Enfin, nous considérons qu’il y a un impact sur la santé. On note des problèmes de peau anormaux, des réactions allergiques extrêmes, de par la proximité des puits de pétrole, et aussi à cause du gaz qui s’échappe, près des puits et de la raffinerie. Nous observons également de nombreux nouveaux cas d’infections respiratoires et des avortements en plus grand nombre.
Quelles sont vos attentes de votre participation à la tournée en Europe avec le Collectif Guatemala et Ramón Cadena ?
Aller représenter les communautés est un grand engagement que nous allons assumer avec l’objectif d’aller dénoncer la réalité que nous vivons.

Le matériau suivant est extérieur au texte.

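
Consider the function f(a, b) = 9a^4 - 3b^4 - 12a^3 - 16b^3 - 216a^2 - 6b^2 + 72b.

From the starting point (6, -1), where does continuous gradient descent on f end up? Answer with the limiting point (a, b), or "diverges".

(4, -2)

f is separable, so gradient descent decouples: a follows -∂f/∂a, b follows -∂f/∂b.
∂f/∂a = 36a(a - 4)(a + 3); at a=6 this is 3888, so a decreases.
∂f/∂b = -12(b - 1)(b + 2)(b + 3); at b=-1 this is 48, so b decreases.
a converges to its nearest critical value 4 (a local min of the a-part); b converges to -2. The iterate converges to (4, -2).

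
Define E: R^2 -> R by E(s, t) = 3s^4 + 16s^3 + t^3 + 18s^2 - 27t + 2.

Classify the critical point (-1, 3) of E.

saddle point

The mixed partial ∂²E/∂s∂t is 0, so the Hessian at any point is diag(E_ss, E_tt) = diag(12(3s^2 + 8s + 3), 6t).
At (-1, 3): H = diag(-24, 18).
The eigenvalues have opposite signs, so H is indefinite: a saddle point.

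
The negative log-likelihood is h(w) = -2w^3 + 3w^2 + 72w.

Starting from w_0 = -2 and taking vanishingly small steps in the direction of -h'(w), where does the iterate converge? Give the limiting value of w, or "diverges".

h'(w) = -6(w - 4)(w + 3), so h'(-2) = 36.
Gradient descent moves in the -h' direction, i.e. w is decreasing.
The nearest critical point in that direction is w = -3, where h'' = 42 > 0 (a local minimum). The iterate converges there.

-3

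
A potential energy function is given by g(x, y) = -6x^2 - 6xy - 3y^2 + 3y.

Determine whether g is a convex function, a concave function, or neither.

g is quadratic, so its Hessian is the constant matrix H = [[-12, -6], [-6, -6]].
det(H) = 36, tr(H) = -18.
det(H) > 0 and tr(H) < 0, so H is negative definite everywhere: concave.

concave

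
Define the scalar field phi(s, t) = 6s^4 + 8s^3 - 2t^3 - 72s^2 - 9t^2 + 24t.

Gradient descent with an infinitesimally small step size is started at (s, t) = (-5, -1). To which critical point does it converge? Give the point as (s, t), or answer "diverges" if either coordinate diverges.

(-3, -4)

phi is separable, so gradient descent decouples: s follows -∂phi/∂s, t follows -∂phi/∂t.
∂phi/∂s = 24s(s - 2)(s + 3); at s=-5 this is -1680, so s increases.
∂phi/∂t = -6(t - 1)(t + 4); at t=-1 this is 36, so t decreases.
s converges to its nearest critical value -3 (a local min of the s-part); t converges to -4. The iterate converges to (-3, -4).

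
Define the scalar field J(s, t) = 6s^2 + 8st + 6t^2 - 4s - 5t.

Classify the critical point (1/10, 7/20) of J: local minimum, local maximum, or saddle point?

The Hessian of J is constant: H = [[12, 8], [8, 12]].
det(H) = 12·12 − 8² = 80.
det(H) > 0 and tr(H) = 24 > 0, so H is positive definite and the point is a local minimum.

local minimum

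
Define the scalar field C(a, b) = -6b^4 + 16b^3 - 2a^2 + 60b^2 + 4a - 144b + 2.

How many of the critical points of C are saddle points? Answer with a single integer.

1

C separates as a function of a plus a function of b, so ∇C=0 decouples.
∂C/∂a = -4(a - 1) = 0 at a ∈ {1}; ∂C/∂b = -24(b - 3)(b - 1)(b + 2) = 0 at b ∈ {-2, 1, 3}.
The Hessian is diagonal: diag(C_aa, C_bb). Second derivatives: C_aa(1)=-4; C_bb(-2)=-360, C_bb(1)=144, C_bb(3)=-240.
Saddle points occur where the two diagonal entries have opposite signs: (1, 1). Count: 1.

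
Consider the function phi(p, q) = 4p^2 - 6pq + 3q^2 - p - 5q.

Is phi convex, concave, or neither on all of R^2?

phi is quadratic, so its Hessian is the constant matrix H = [[8, -6], [-6, 6]].
det(H) = 12, tr(H) = 14.
det(H) > 0 and tr(H) > 0, so H is positive definite everywhere: convex.

convex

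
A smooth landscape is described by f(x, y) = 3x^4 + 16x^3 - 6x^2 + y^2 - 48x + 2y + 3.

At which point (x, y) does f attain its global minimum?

(-4, -1)

f(x,y) separates as P(x) + Q(y) + 3, so its minimum is min P + min Q + 3.
P'(x) = 12(x - 1)(x + 1)(x + 4) vanishes at x ∈ {-4, -1, 1}; Q'(y) = 2y + 2 vanishes at y ∈ {-1}.
Local minima of P (where P''>0): P(-4)=-160, P(1)=-35. Local minima of Q: Q(-1)=-1.
So the global minimum of f is P(-4) + Q(-1) + 3 = -160 − 1 + 3 = -158, attained at (-4, -1).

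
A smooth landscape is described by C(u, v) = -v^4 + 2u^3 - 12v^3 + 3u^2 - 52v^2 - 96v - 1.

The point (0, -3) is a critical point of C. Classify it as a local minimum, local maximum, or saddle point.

local minimum

The mixed partial ∂²C/∂u∂v is 0, so the Hessian at any point is diag(C_uu, C_vv) = diag(6(2u + 1), -4(3v^2 + 18v + 26)).
At (0, -3): H = diag(6, 4).
Both eigenvalues are positive, so H is positive definite: a local minimum.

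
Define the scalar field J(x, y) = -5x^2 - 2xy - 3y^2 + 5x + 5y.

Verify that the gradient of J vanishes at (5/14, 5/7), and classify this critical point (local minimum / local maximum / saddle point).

local maximum

∇J = (-10x - 2y + 5, -2x - 6y + 5); substituting (5/14, 5/7) gives ∇J = (0, 0), so (5/14, 5/7) is indeed a critical point.
The Hessian of J is constant: H = [[-10, -2], [-2, -6]].
det(H) = (-10)·(-6) − (-2)² = 56.
det(H) > 0 and tr(H) = -16 < 0, so H is negative definite and the point is a local maximum.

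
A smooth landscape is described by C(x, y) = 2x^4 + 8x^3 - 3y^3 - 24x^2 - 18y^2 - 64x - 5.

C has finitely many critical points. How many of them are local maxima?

1

C separates as a function of x plus a function of y, so ∇C=0 decouples.
∂C/∂x = 8(x - 2)(x + 1)(x + 4) = 0 at x ∈ {-4, -1, 2}; ∂C/∂y = -9y(y + 4) = 0 at y ∈ {-4, 0}.
The Hessian is diagonal: diag(C_xx, C_yy). Second derivatives: C_xx(-4)=144, C_xx(-1)=-72, C_xx(2)=144; C_yy(-4)=36, C_yy(0)=-36.
Local maxima occur where both diagonal entries negative: (-1, 0). Count: 1.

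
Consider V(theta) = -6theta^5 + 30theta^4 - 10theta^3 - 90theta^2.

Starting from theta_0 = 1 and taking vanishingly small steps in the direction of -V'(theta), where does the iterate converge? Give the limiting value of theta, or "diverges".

V'(theta) = -30theta(theta - 3)(theta - 2)(theta + 1), so V'(1) = -120.
Gradient descent moves in the -V' direction, i.e. theta is increasing.
The nearest critical point in that direction is theta = 2, where V'' = 180 > 0 (a local minimum). The iterate converges there.

2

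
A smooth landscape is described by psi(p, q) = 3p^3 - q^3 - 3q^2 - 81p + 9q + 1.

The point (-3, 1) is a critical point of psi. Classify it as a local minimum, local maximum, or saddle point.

The mixed partial ∂²psi/∂p∂q is 0, so the Hessian at any point is diag(psi_pp, psi_qq) = diag(18p, -6(q + 1)).
At (-3, 1): H = diag(-54, -12).
Both eigenvalues are negative, so H is negative definite: a local maximum.

local maximum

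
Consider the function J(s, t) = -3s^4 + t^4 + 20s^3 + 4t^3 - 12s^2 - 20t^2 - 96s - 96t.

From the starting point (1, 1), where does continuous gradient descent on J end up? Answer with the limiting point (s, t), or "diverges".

J is separable, so gradient descent decouples: s follows -∂J/∂s, t follows -∂J/∂t.
∂J/∂s = -12(s - 4)(s - 2)(s + 1); at s=1 this is -72, so s increases.
∂J/∂t = 4(t - 3)(t + 2)(t + 4); at t=1 this is -120, so t increases.
s converges to its nearest critical value 2 (a local min of the s-part); t converges to 3. The iterate converges to (2, 3).

(2, 3)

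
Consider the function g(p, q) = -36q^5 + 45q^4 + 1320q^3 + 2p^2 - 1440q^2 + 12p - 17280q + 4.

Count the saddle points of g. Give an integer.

2

g separates as a function of p plus a function of q, so ∇g=0 decouples.
∂g/∂p = 4(p + 3) = 0 at p ∈ {-3}; ∂g/∂q = -180(q - 4)(q - 3)(q + 2)(q + 4) = 0 at q ∈ {-4, -2, 3, 4}.
The Hessian is diagonal: diag(g_pp, g_qq). Second derivatives: g_pp(-3)=4; g_qq(-4)=20160, g_qq(-2)=-10800, g_qq(3)=6300, g_qq(4)=-8640.
Saddle points occur where the two diagonal entries have opposite signs: (-3, -2), (-3, 4). Count: 2.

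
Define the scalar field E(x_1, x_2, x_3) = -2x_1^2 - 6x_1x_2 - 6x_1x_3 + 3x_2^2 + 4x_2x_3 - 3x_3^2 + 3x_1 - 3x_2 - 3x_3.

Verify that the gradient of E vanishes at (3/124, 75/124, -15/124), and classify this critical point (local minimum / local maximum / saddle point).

saddle point

∇E = (-4x_1 - 6x_2 - 6x_3 + 3, -6x_1 + 6x_2 + 4x_3 - 3, -6x_1 + 4x_2 - 6x_3 - 3); substituting (3/124, 75/124, -15/124) gives ∇E = (0, 0, 0), so (3/124, 75/124, -15/124) is indeed a critical point.
The Hessian is constant: H = [[-4, -6, -6], [-6, 6, 4], [-6, 4, -6]].
Leading principal minors: Δ₁ = -4, Δ₂ = -60, Δ₃ = 496.
The minors fit neither the all-positive nor the alternating-sign pattern, so H is indefinite: a saddle point.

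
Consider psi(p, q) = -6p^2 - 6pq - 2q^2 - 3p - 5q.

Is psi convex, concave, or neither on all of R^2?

psi is quadratic, so its Hessian is the constant matrix H = [[-12, -6], [-6, -4]].
det(H) = 12, tr(H) = -16.
det(H) > 0 and tr(H) < 0, so H is negative definite everywhere: concave.

concave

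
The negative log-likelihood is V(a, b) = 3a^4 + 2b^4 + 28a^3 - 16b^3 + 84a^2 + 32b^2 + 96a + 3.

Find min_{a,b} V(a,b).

V(a,b) separates as P(a) + Q(b) + 3, so its minimum is min P + min Q + 3.
P'(a) = 12(a + 1)(a + 2)(a + 4) vanishes at a ∈ {-4, -2, -1}; Q'(b) = 8b(b - 4)(b - 2) vanishes at b ∈ {0, 2, 4}.
Local minima of P (where P''>0): P(-4)=-64, P(-1)=-37. Local minima of Q: Q(0)=0, Q(4)=0.
So the global minimum of V is P(-4) + Q(0) + 3 = -64 + 0 + 3 = -61, attained at (-4, 0).

-61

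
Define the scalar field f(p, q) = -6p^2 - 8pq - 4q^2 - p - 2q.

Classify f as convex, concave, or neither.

concave

f is quadratic, so its Hessian is the constant matrix H = [[-12, -8], [-8, -8]].
det(H) = 32, tr(H) = -20.
det(H) > 0 and tr(H) < 0, so H is negative definite everywhere: concave.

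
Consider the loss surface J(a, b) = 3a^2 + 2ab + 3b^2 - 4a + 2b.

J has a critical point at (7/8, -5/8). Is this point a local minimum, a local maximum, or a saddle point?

The Hessian of J is constant: H = [[6, 2], [2, 6]].
det(H) = 6·6 − 2² = 32.
det(H) > 0 and tr(H) = 12 > 0, so H is positive definite and the point is a local minimum.

local minimum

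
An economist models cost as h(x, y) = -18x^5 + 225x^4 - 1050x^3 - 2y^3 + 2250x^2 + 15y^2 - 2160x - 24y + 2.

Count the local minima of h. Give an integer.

h separates as a function of x plus a function of y, so ∇h=0 decouples.
∂h/∂x = -90(x - 4)(x - 3)(x - 2)(x - 1) = 0 at x ∈ {1, 2, 3, 4}; ∂h/∂y = -6(y - 4)(y - 1) = 0 at y ∈ {1, 4}.
The Hessian is diagonal: diag(h_xx, h_yy). Second derivatives: h_xx(1)=540, h_xx(2)=-180, h_xx(3)=180, h_xx(4)=-540; h_yy(1)=18, h_yy(4)=-18.
Local minima occur where both diagonal entries positive: (1, 1), (3, 1). Count: 2.

2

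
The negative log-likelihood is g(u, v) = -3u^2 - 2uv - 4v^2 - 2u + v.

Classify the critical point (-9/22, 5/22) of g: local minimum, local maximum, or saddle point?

The Hessian of g is constant: H = [[-6, -2], [-2, -8]].
det(H) = (-6)·(-8) − (-2)² = 44.
det(H) > 0 and tr(H) = -14 < 0, so H is negative definite and the point is a local maximum.

local maximum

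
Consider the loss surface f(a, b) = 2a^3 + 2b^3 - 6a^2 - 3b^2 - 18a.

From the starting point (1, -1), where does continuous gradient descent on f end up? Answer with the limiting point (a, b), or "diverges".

diverges

f is separable, so gradient descent decouples: a follows -∂f/∂a, b follows -∂f/∂b.
∂f/∂a = 6(a - 3)(a + 1); at a=1 this is -24, so a increases.
∂f/∂b = 6b(b - 1); at b=-1 this is 12, so b decreases.
The b-coordinate has no critical point in that direction and runs off to infinity.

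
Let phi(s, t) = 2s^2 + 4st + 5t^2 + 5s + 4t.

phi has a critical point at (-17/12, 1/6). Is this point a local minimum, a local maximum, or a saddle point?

local minimum

The Hessian of phi is constant: H = [[4, 4], [4, 10]].
det(H) = 4·10 − 4² = 24.
det(H) > 0 and tr(H) = 14 > 0, so H is positive definite and the point is a local minimum.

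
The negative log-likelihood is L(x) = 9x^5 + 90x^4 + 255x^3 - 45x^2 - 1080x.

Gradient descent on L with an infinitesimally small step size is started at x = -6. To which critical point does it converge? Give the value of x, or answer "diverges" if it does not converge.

diverges

L'(x) = 45(x - 1)(x + 2)(x + 3)(x + 4), so L'(-6) = 7560.
Gradient descent moves in the -L' direction, i.e. x is decreasing.
There is no critical point below x=-6, and L' keeps the same sign, so the iterate runs off to −∞.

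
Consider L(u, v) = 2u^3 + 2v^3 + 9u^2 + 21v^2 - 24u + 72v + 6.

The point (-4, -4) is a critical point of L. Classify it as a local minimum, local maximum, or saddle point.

local maximum

The mixed partial ∂²L/∂u∂v is 0, so the Hessian at any point is diag(L_uu, L_vv) = diag(6(2u + 3), 6(2v + 7)).
At (-4, -4): H = diag(-30, -6).
Both eigenvalues are negative, so H is negative definite: a local maximum.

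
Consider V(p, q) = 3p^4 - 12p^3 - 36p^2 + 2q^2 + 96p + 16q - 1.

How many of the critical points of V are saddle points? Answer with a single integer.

1

V separates as a function of p plus a function of q, so ∇V=0 decouples.
∂V/∂p = 12(p - 4)(p - 1)(p + 2) = 0 at p ∈ {-2, 1, 4}; ∂V/∂q = 4(q + 4) = 0 at q ∈ {-4}.
The Hessian is diagonal: diag(V_pp, V_qq). Second derivatives: V_pp(-2)=216, V_pp(1)=-108, V_pp(4)=216; V_qq(-4)=4.
Saddle points occur where the two diagonal entries have opposite signs: (1, -4). Count: 1.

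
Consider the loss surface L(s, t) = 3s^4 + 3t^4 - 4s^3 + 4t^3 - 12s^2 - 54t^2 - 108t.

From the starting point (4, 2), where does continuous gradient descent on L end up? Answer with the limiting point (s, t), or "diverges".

(2, 3)

L is separable, so gradient descent decouples: s follows -∂L/∂s, t follows -∂L/∂t.
∂L/∂s = 12s(s - 2)(s + 1); at s=4 this is 480, so s decreases.
∂L/∂t = 12(t - 3)(t + 1)(t + 3); at t=2 this is -180, so t increases.
s converges to its nearest critical value 2 (a local min of the s-part); t converges to 3. The iterate converges to (2, 3).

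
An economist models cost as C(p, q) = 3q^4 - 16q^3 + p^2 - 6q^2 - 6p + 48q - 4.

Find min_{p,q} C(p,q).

C(p,q) separates as A(p) + B(q) − 4, so its minimum is min A + min B − 4.
A'(p) = 2p - 6 vanishes at p ∈ {3}; B'(q) = 12(q - 4)(q - 1)(q + 1) vanishes at q ∈ {-1, 1, 4}.
Local minima of A (where A''>0): A(3)=-9. Local minima of B: B(-1)=-35, B(4)=-160.
So the global minimum of C is A(3) + B(4) − 4 = -9 − 160 − 4 = -173, attained at (3, 4).

-173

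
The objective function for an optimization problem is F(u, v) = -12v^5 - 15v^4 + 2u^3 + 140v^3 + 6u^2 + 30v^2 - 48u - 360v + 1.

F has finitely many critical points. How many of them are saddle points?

F separates as a function of u plus a function of v, so ∇F=0 decouples.
∂F/∂u = 6(u - 2)(u + 4) = 0 at u ∈ {-4, 2}; ∂F/∂v = -60(v - 2)(v - 1)(v + 1)(v + 3) = 0 at v ∈ {-3, -1, 1, 2}.
The Hessian is diagonal: diag(F_uu, F_vv). Second derivatives: F_uu(-4)=-36, F_uu(2)=36; F_vv(-3)=2400, F_vv(-1)=-720, F_vv(1)=480, F_vv(2)=-900.
Saddle points occur where the two diagonal entries have opposite signs: (-4, -3), (-4, 1), (2, -1), (2, 2). Count: 4.

4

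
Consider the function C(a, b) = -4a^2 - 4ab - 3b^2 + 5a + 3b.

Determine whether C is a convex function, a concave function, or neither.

C is quadratic, so its Hessian is the constant matrix H = [[-8, -4], [-4, -6]].
det(H) = 32, tr(H) = -14.
det(H) > 0 and tr(H) < 0, so H is negative definite everywhere: concave.

concave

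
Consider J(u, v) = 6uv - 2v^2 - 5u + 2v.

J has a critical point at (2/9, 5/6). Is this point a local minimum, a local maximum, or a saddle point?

The Hessian of J is constant: H = [[0, 6], [6, -4]].
det(H) = 0·(-4) − 6² = -36.
Since det(H) < 0, H is indefinite and the critical point is a saddle point.

saddle point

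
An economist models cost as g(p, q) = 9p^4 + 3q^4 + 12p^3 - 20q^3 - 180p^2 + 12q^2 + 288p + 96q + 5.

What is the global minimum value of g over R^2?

g(p,q) separates as A(p) + B(q) + 5, so its minimum is min A + min B + 5.
A'(p) = 36(p - 2)(p - 1)(p + 4) vanishes at p ∈ {-4, 1, 2}; B'(q) = 12(q - 4)(q - 2)(q + 1) vanishes at q ∈ {-1, 2, 4}.
Local minima of A (where A''>0): A(-4)=-2496, A(2)=96. Local minima of B: B(-1)=-61, B(4)=64.
So the global minimum of g is A(-4) + B(-1) + 5 = -2496 − 61 + 5 = -2552, attained at (-4, -1).

-2552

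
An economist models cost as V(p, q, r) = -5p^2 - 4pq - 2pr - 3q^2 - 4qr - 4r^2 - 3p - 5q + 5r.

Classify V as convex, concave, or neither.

V is quadratic, so its Hessian is the constant matrix H = [[-10, -4, -2], [-4, -6, -4], [-2, -4, -8]].
Leading principal minors: -10, 44, -232.
Signs alternate −, +, − ⇒ H ≺ 0 ⇒ concave.

concave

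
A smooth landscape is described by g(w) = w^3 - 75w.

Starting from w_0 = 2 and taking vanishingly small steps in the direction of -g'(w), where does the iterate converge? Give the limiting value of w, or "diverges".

g'(w) = 3(w - 5)(w + 5), so g'(2) = -63.
Gradient descent moves in the -g' direction, i.e. w is increasing.
The nearest critical point in that direction is w = 5, where g'' = 30 > 0 (a local minimum). The iterate converges there.

5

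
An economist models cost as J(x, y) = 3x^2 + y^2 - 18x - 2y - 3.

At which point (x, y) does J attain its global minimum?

J(x,y) separates as P(x) + Q(y) − 3, so its minimum is min P + min Q − 3.
P'(x) = 6x - 18 vanishes at x ∈ {3}; Q'(y) = 2y - 2 vanishes at y ∈ {1}.
Local minima of P (where P''>0): P(3)=-27. Local minima of Q: Q(1)=-1.
So the global minimum of J is P(3) + Q(1) − 3 = -27 − 1 − 3 = -31, attained at (3, 1).

(3, 1)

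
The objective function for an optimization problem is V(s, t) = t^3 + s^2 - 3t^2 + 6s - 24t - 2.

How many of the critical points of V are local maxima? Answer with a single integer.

V separates as a function of s plus a function of t, so ∇V=0 decouples.
∂V/∂s = 2(s + 3) = 0 at s ∈ {-3}; ∂V/∂t = 3(t - 4)(t + 2) = 0 at t ∈ {-2, 4}.
The Hessian is diagonal: diag(V_ss, V_tt). Second derivatives: V_ss(-3)=2; V_tt(-2)=-18, V_tt(4)=18.
Local maxima occur where both diagonal entries negative: none. Count: 0.

0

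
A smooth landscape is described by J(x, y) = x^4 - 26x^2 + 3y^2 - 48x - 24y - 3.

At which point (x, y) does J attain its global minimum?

J(x,y) separates as P(x) + Q(y) − 3, so its minimum is min P + min Q − 3.
P'(x) = 4(x - 4)(x + 1)(x + 3) vanishes at x ∈ {-3, -1, 4}; Q'(y) = 6y - 24 vanishes at y ∈ {4}.
Local minima of P (where P''>0): P(-3)=-9, P(4)=-352. Local minima of Q: Q(4)=-48.
So the global minimum of J is P(4) + Q(4) − 3 = -352 − 48 − 3 = -403, attained at (4, 4).

(4, 4)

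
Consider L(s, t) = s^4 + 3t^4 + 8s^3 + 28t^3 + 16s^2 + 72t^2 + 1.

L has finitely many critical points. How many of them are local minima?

L separates as a function of s plus a function of t, so ∇L=0 decouples.
∂L/∂s = 4s(s + 2)(s + 4) = 0 at s ∈ {-4, -2, 0}; ∂L/∂t = 12t(t + 3)(t + 4) = 0 at t ∈ {-4, -3, 0}.
The Hessian is diagonal: diag(L_ss, L_tt). Second derivatives: L_ss(-4)=32, L_ss(-2)=-16, L_ss(0)=32; L_tt(-4)=48, L_tt(-3)=-36, L_tt(0)=144.
Local minima occur where both diagonal entries positive: (-4, -4), (-4, 0), (0, -4), (0, 0). Count: 4.

4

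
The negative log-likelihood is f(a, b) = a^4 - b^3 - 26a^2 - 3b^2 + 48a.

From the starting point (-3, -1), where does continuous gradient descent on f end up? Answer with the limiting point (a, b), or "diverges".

(-4, -2)

f is separable, so gradient descent decouples: a follows -∂f/∂a, b follows -∂f/∂b.
∂f/∂a = 4(a - 3)(a - 1)(a + 4); at a=-3 this is 96, so a decreases.
∂f/∂b = -3b(b + 2); at b=-1 this is 3, so b decreases.
a converges to its nearest critical value -4 (a local min of the a-part); b converges to -2. The iterate converges to (-4, -2).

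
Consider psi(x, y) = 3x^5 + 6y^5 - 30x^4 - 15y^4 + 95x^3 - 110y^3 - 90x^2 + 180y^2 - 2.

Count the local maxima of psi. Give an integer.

4

psi separates as a function of x plus a function of y, so ∇psi=0 decouples.
∂psi/∂x = 15x(x - 4)(x - 3)(x - 1) = 0 at x ∈ {0, 1, 3, 4}; ∂psi/∂y = 30y(y - 4)(y - 1)(y + 3) = 0 at y ∈ {-3, 0, 1, 4}.
The Hessian is diagonal: diag(psi_xx, psi_yy). Second derivatives: psi_xx(0)=-180, psi_xx(1)=90, psi_xx(3)=-90, psi_xx(4)=180; psi_yy(-3)=-2520, psi_yy(0)=360, psi_yy(1)=-360, psi_yy(4)=2520.
Local maxima occur where both diagonal entries negative: (0, -3), (0, 1), (3, -3), (3, 1). Count: 4.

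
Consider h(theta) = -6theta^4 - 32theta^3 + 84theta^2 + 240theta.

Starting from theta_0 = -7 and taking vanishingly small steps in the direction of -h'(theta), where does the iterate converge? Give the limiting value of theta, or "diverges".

diverges

h'(theta) = -24(theta - 2)(theta + 1)(theta + 5), so h'(-7) = 2592.
Gradient descent moves in the -h' direction, i.e. theta is decreasing.
There is no critical point below theta=-7, and h' keeps the same sign, so the iterate runs off to −∞.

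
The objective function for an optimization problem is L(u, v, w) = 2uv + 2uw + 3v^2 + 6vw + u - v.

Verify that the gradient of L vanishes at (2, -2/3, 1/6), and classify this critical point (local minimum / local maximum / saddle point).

∇L = (2v + 2w + 1, 2u + 6v + 6w - 1, 2u + 6v); substituting (2, -2/3, 1/6) gives ∇L = (0, 0, 0), so (2, -2/3, 1/6) is indeed a critical point.
The Hessian is constant: H = [[0, 2, 2], [2, 6, 6], [2, 6, 0]].
Leading principal minors: Δ₁ = 0, Δ₂ = -4, Δ₃ = 24.
The minors fit neither the all-positive nor the alternating-sign pattern, so H is indefinite: a saddle point.

saddle point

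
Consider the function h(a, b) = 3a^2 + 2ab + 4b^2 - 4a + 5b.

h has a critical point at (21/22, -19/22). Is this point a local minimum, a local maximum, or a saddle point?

The Hessian of h is constant: H = [[6, 2], [2, 8]].
det(H) = 6·8 − 2² = 44.
det(H) > 0 and tr(H) = 14 > 0, so H is positive definite and the point is a local minimum.

local minimum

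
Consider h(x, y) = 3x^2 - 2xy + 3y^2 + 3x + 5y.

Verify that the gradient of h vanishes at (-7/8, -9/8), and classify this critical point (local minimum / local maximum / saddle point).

∇h = (6x - 2y + 3, -2x + 6y + 5); substituting (-7/8, -9/8) gives ∇h = (0, 0), so (-7/8, -9/8) is indeed a critical point.
The Hessian of h is constant: H = [[6, -2], [-2, 6]].
det(H) = 6·6 − (-2)² = 32.
det(H) > 0 and tr(H) = 12 > 0, so H is positive definite and the point is a local minimum.

local minimum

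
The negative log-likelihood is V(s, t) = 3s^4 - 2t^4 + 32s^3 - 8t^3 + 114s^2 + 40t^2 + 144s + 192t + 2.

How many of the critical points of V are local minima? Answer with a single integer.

2

V separates as a function of s plus a function of t, so ∇V=0 decouples.
∂V/∂s = 12(s + 1)(s + 3)(s + 4) = 0 at s ∈ {-4, -3, -1}; ∂V/∂t = -8(t - 3)(t + 2)(t + 4) = 0 at t ∈ {-4, -2, 3}.
The Hessian is diagonal: diag(V_ss, V_tt). Second derivatives: V_ss(-4)=36, V_ss(-3)=-24, V_ss(-1)=72; V_tt(-4)=-112, V_tt(-2)=80, V_tt(3)=-280.
Local minima occur where both diagonal entries positive: (-4, -2), (-1, -2). Count: 2.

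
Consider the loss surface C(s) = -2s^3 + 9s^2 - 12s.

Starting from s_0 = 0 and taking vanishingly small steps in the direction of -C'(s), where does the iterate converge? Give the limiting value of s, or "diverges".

1

C'(s) = -6(s - 2)(s - 1), so C'(0) = -12.
Gradient descent moves in the -C' direction, i.e. s is increasing.
The nearest critical point in that direction is s = 1, where C'' = 6 > 0 (a local minimum). The iterate converges there.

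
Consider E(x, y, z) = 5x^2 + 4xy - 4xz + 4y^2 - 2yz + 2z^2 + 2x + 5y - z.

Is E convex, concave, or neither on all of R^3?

convex

E is quadratic, so its Hessian is the constant matrix H = [[10, 4, -4], [4, 8, -2], [-4, -2, 4]].
Leading principal minors: 10, 64, 152.
All positive ⇒ H ≻ 0 ⇒ convex.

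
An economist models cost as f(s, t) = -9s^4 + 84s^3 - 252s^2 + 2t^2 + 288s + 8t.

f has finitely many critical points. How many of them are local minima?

1

f separates as a function of s plus a function of t, so ∇f=0 decouples.
∂f/∂s = -36(s - 4)(s - 2)(s - 1) = 0 at s ∈ {1, 2, 4}; ∂f/∂t = 4(t + 2) = 0 at t ∈ {-2}.
The Hessian is diagonal: diag(f_ss, f_tt). Second derivatives: f_ss(1)=-108, f_ss(2)=72, f_ss(4)=-216; f_tt(-2)=4.
Local minima occur where both diagonal entries positive: (2, -2). Count: 1.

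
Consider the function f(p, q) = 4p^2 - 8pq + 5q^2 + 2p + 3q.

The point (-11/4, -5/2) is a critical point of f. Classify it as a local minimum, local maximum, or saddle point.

The Hessian of f is constant: H = [[8, -8], [-8, 10]].
det(H) = 8·10 − (-8)² = 16.
det(H) > 0 and tr(H) = 18 > 0, so H is positive definite and the point is a local minimum.

local minimum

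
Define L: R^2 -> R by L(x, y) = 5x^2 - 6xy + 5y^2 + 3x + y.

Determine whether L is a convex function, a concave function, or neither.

L is quadratic, so its Hessian is the constant matrix H = [[10, -6], [-6, 10]].
det(H) = 64, tr(H) = 20.
det(H) > 0 and tr(H) > 0, so H is positive definite everywhere: convex.

convex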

Ce sera déjà un succès si les gens savent et comprennent ce que nous vivons ici, qu’ils prennent conscience de la situation, car ici c’est très différent de là-bas, les gens croient qu’ici on vit bien mais ce n’est pas vrai.
Nous souhaitons également obtenir des soutiens et réussir à faire pression pour que soient réalisées des recherches sur les effets néfastes provoqués ici par l’entreprise Perenco. En effet, dans notre pays, les portes sont grandes ouvertes pour eux mais ils se moquent de notre existence. Nous pensons que les gens vont prendre conscience, et espérons par la suite pouvoir continuer à exiger justice.
1. Ces « accords » qui sont fixés unilatéralement par le CONAP sont des listes de contraintes que devraient respecter les communautés afin de pouvoir rester librement sur leurs terres. Les habitants refusent de signer ces documents au sujet desquels ils n’ont pas été consultés, en plus de leur caractère non héréditaire (si le signataire de l’accord décède, le terrain n’est pas assuré pour ses enfants).
2. Voir aussi « Les plans de développement du Petén », Solidarité Guatemala n° 194 : il s’agit de concentrer la population dans des « villes modèles », autre mécanisme de contrôle de la population, après avoir supprimé la reconnaissance des hameaux et villages (par la non-reconnaissance des conseils communautaires par exemple).